Part of the reason China’s economy has slowed is as a result of deliberate policy actions taken by Beijing to steer it from investment-led, export-orientated manufacturing toward a model based much more on domestic consumption.
The result has not been great for resource companies or economies around the world, but it will, in the long run, be a more sustainable model for China, and indeed for the world. China’s super-cycle was unsustainable in the medium- to longer-term, the sooner it was curtailed the lower the long-term fallout was likely to be.
But there is another reason investment growth has slowed, not just in China but in virtually all emerging markets and that is because the US and other mature economies have on the whole reined in quantitative easing.
An article in the Financial Times states that as the Federal Reserve has purchased US treasuries, driving up bond prices and driving down yields, banks and pension funds have taken low-cost loans from recipients of those treasury sales — the banks — and invested them in higher-yielding assets, mostly corporate emerging market debt.
Emerging Markets
By some measures, the article says $7 trillion of quantitative easing dollars have flowed into emerging markets since the Fed began buying bonds in 2008, and that is before adding in QE from the UK, Japan and, more latterly, the European Central Bank. The FT quotes Andrew Hunt of Andrew Hunt Economics when it seeks to explain where those funds have gone and the impact all that loose money has had on emerging market debt levels, and I quote in part as follows.
How QE Money Gets To Emerging Markets
There are two main routes by which QE money reached emerging markets. One involved the Fed buying US treasury bonds, as outlined above, which results in savers going in search of higher yields — such as in mutual funds buying corporate and emerging market debt.
But Hunt estimates that although this is the effect most people focus on, it is in reality of less impact than the second route which involves the cash paid for treasuries going in search of higher yields to hedge funds and other investors.
How to Leverage QE Dollars
Hedge funds and so-called leveraged funds often use these loans to buy money-market instruments in the Singapore dollar, Philippine peso or Brazilian real, for example, in order to earn a higher yield. On this route, which Mr. Hunt believes is more widespread, some QE money would be multiplied before leaving the donor country: a leveraged fund might take $10 in cash, borrow another $30 and invest $40 in an emerging currency.

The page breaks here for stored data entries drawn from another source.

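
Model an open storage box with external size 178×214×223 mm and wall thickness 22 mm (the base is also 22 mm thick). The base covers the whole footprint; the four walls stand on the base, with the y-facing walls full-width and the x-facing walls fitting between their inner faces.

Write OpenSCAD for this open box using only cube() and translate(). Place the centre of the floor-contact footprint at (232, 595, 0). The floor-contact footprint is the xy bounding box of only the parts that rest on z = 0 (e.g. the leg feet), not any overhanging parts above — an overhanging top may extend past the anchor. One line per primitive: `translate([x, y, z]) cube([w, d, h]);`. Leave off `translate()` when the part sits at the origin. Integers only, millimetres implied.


translate([143, 488, 0]) cube([178, 214, 22]);
translate([143, 488, 22]) cube([178, 22, 201]);
translate([143, 680, 22]) cube([178, 22, 201]);
translate([143, 510, 22]) cube([22, 170, 201]);
translate([299, 510, 22]) cube([22, 170, 201]);


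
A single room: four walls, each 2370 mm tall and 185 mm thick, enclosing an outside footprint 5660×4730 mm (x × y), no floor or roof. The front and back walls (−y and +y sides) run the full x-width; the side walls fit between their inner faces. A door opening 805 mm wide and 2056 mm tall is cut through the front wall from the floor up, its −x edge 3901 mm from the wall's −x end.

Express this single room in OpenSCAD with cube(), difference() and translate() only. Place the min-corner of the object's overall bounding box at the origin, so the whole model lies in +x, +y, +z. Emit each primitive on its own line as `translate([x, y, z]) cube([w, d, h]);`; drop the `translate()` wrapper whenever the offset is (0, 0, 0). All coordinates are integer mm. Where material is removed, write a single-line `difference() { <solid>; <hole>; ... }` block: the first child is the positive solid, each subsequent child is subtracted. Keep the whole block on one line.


difference() { cube([5660, 185, 2370]); translate([3901, 0, 0]) cube([805, 185, 2056]); }
translate([0, 4545, 0]) cube([5660, 185, 2370]);
translate([0, 185, 0]) cube([185, 4360, 2370]);
translate([5475, 185, 0]) cube([185, 4360, 2370]);


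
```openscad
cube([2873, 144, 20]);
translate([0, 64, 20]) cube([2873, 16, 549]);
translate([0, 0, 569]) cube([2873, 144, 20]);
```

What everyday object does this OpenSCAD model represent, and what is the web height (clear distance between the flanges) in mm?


An I-beam. The web height is 549 mm.

Two wide flanges with a thin centred web — an I-beam. Overall 589 mm minus two 20 mm flanges gives a web of 589 − 2·20 = 549 mm.


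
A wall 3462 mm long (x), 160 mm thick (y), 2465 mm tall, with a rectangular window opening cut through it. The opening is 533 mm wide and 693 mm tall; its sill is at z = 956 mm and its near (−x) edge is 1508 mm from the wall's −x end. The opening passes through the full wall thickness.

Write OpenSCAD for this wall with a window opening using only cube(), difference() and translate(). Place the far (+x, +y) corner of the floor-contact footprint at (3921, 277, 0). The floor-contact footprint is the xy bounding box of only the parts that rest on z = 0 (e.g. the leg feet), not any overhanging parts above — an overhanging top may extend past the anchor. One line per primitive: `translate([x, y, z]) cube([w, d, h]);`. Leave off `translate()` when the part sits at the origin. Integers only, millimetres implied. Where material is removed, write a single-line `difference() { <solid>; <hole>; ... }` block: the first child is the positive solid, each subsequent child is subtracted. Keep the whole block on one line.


difference() { translate([459, 117, 0]) cube([3462, 160, 2465]); translate([1967, 117, 956]) cube([533, 160, 693]); }


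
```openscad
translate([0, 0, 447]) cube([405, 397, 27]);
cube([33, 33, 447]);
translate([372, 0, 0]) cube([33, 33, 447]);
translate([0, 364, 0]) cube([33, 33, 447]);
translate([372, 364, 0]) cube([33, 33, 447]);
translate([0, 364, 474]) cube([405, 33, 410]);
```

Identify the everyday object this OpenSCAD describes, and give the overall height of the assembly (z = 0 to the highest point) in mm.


A chair. The overall height is 884 mm.

A slab on four corner posts with a tall panel at the back — a chair. The seat slab sits at z = 447 with thickness 27, and the 410 mm backrest starts at the seat top, so the overall height is 447 + 27 + 410 = 884 mm.


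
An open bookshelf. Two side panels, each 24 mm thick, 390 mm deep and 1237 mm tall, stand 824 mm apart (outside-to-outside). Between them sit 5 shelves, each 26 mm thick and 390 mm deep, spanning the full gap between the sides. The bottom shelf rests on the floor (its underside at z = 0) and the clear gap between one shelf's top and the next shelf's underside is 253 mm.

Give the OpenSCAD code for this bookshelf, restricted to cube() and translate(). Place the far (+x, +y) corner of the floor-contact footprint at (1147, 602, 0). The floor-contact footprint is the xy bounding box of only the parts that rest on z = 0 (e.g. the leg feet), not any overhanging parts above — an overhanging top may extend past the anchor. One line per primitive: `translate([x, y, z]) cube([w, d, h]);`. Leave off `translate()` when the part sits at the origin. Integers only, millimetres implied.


translate([323, 212, 0]) cube([24, 390, 1237]);
translate([1123, 212, 0]) cube([24, 390, 1237]);
translate([347, 212, 0]) cube([776, 390, 26]);
translate([347, 212, 279]) cube([776, 390, 26]);
translate([347, 212, 558]) cube([776, 390, 26]);
translate([347, 212, 837]) cube([776, 390, 26]);
translate([347, 212, 1116]) cube([776, 390, 26]);


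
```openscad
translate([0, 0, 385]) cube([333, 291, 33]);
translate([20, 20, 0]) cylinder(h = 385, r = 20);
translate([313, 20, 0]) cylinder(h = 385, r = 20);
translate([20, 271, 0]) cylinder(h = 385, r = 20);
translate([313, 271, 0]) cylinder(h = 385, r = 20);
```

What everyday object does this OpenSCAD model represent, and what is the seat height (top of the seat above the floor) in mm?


A stool. The seat height is 418 mm.

A 333×291×33 slab at z = 385 on four corner cylinders — a stool. The seat top is 385 + 33 = 418 mm.


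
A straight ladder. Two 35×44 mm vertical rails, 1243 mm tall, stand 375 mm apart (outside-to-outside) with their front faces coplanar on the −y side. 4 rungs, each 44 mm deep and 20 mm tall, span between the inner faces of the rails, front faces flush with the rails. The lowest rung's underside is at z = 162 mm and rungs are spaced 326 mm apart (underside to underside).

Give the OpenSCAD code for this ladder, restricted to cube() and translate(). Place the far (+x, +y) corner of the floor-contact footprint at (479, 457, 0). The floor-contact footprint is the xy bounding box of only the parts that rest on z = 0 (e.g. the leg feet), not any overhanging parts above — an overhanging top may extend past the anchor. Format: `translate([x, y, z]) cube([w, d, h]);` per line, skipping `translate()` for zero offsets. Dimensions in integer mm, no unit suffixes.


translate([104, 413, 0]) cube([35, 44, 1243]);
translate([444, 413, 0]) cube([35, 44, 1243]);
translate([139, 413, 162]) cube([305, 44, 20]);
translate([139, 413, 488]) cube([305, 44, 20]);
translate([139, 413, 814]) cube([305, 44, 20]);
translate([139, 413, 1140]) cube([305, 44, 20]);


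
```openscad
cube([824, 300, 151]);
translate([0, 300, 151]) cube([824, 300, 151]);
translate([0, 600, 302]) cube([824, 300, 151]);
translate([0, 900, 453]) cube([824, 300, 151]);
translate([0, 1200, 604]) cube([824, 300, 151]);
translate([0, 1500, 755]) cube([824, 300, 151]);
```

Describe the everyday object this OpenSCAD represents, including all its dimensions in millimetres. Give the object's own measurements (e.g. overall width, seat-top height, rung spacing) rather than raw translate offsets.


A straight staircase of 6 solid steps. Each step is 824 mm wide (x), 300 mm deep (y, the going) and 151 mm tall (the rise). The first step rests on the floor; each subsequent step sits one going further in +y and one rise higher in +z, directly behind and above the previous step with no overlap.


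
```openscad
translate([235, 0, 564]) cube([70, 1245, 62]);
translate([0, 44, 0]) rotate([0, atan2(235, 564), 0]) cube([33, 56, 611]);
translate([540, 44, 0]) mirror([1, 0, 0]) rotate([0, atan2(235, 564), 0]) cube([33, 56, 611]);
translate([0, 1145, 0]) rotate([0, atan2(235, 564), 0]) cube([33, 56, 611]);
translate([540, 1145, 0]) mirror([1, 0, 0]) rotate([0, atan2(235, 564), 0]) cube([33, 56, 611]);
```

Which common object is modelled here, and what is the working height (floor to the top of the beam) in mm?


A sawhorse. The overall height is 626 mm.

A beam across two mirrored pairs of raked legs — a sawhorse. The beam's underside is at z = 564 (matching the legs' vertical rise in atan2(235, 564)) and the beam is 62 mm tall, so its top is at 564 + 62 = 626 mm. The raked legs top out at the beam's underside, so that is the highest point.


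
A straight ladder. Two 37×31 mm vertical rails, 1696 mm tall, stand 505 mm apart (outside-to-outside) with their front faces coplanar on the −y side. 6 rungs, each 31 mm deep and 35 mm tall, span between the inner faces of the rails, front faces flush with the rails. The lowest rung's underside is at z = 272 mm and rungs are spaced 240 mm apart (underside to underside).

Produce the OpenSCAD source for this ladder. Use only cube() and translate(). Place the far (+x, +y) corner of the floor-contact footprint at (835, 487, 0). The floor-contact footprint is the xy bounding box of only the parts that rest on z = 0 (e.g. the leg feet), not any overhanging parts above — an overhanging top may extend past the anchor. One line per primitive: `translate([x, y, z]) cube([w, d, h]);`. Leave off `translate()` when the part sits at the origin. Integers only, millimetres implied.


translate([330, 456, 0]) cube([37, 31, 1696]);
translate([798, 456, 0]) cube([37, 31, 1696]);
translate([367, 456, 272]) cube([431, 31, 35]);
translate([367, 456, 512]) cube([431, 31, 35]);
translate([367, 456, 752]) cube([431, 31, 35]);
translate([367, 456, 992]) cube([431, 31, 35]);
translate([367, 456, 1232]) cube([431, 31, 35]);
translate([367, 456, 1472]) cube([431, 31, 35]);


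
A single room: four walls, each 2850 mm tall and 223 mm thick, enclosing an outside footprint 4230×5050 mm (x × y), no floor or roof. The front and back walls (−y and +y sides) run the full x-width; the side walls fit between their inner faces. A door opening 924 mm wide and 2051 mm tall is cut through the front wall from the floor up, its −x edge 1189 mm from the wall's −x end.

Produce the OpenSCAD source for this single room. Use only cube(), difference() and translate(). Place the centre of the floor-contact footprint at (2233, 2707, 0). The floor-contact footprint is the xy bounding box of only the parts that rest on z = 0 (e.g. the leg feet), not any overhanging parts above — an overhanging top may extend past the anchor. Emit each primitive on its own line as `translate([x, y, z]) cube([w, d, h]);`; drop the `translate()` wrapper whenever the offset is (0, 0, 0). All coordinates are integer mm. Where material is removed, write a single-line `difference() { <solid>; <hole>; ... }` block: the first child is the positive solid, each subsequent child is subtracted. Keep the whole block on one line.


difference() { translate([118, 182, 0]) cube([4230, 223, 2850]); translate([1307, 182, 0]) cube([924, 223, 2051]); }
translate([118, 5009, 0]) cube([4230, 223, 2850]);
translate([118, 405, 0]) cube([223, 4604, 2850]);
translate([4125, 405, 0]) cube([223, 4604, 2850]);


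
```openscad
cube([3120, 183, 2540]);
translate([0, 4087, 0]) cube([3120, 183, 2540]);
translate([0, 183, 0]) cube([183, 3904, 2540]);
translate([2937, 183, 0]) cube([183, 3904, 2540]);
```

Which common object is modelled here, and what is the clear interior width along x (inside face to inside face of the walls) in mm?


A house (or room) frame. The interior width is 2754 mm.

Four 2540 mm walls enclosing a rectangle with no floor or roof — a room or house frame. Outside width is 3120 mm and wall thickness is 183 mm, so the interior width is 3120 − 2 × 183 = 2754 mm.


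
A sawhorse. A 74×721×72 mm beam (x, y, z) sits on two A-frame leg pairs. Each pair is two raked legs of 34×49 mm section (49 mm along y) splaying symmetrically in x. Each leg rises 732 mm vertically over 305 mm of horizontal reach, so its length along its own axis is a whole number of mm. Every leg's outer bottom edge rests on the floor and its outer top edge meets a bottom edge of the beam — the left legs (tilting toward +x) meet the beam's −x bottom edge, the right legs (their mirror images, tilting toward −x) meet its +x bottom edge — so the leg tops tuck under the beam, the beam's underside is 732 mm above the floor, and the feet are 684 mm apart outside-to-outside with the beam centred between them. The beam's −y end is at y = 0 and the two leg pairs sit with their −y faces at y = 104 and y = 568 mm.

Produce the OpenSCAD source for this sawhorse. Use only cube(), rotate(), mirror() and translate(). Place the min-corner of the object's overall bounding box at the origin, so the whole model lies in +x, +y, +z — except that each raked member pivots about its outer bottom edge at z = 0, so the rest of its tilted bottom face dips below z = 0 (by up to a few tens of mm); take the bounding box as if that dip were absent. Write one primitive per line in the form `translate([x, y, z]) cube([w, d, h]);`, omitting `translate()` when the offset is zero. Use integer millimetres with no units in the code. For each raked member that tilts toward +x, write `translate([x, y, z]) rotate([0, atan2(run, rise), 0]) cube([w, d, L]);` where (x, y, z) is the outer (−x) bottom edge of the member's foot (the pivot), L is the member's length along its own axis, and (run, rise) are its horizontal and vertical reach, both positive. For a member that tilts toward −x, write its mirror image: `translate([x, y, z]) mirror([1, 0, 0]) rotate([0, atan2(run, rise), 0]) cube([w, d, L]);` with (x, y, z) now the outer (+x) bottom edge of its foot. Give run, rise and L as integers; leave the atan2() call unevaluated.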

Some of it would not be leveraged, but all the money on this route is taking part in the “carry trade:” borrowing in currencies where interest rates are low and investing the proceeds where they are high. This works while exchange rates are favorable — but can go wrong when they change as has happened this year.
As this cash flows out to emerging markets, their central banks buy it up to prevent their own currencies appreciating and, in so doing, print cash as a liability to counter the asset these foreign deposits on their books represent.
Where Does This Cash Go?
Into the local banking sector almost forcing local banks to lend more. Banks are not the only lenders big, emerging-market companies have been issuing foreign currency bonds to, to take part in carry-trade lending into the “shadow” banking sector for higher yields.
Source: Financial Times
Taking on debt for productive investment is, invariably, a positive process but the article contends that, in far too many cases, that is not what has been happening.
The Bank for International Settlements looked at leverage and profitability at 280 big emerging-market corporate bond issuers. They found that while leverage at those companies was up, profitability was sharply down.
The Problem With Carry Trade Investments
As profitability decreases and repayments on foreign denominated debts increases, corporates are likely to withdraw funds, thus reducing liquidity in the banking system. Last week, the Institute of International Finance said bank lending conditions in emerging markets (a broad measure that includes credit demand, availability and non-performing loans) had deteriorated sharply, with some measures at their worst levels since the IIF began monitoring conditions in 2009, the FT reports.
Quoting the IIF’s managing director, who said emerging market companies are finding it harder to repay their debts and harder to raise new money for investment, putting further downward pressure on growth. This not only contributes to the slowdown, but reduces the chance of an early recovery.
The risk, the FT suggests, is not of a full-blown emerging market crisis, but of heavily indebted companies, and partner banks exposed to them, as they fall into a vicious circle of low profitability, higher non-performing loans and tighter credit conditions.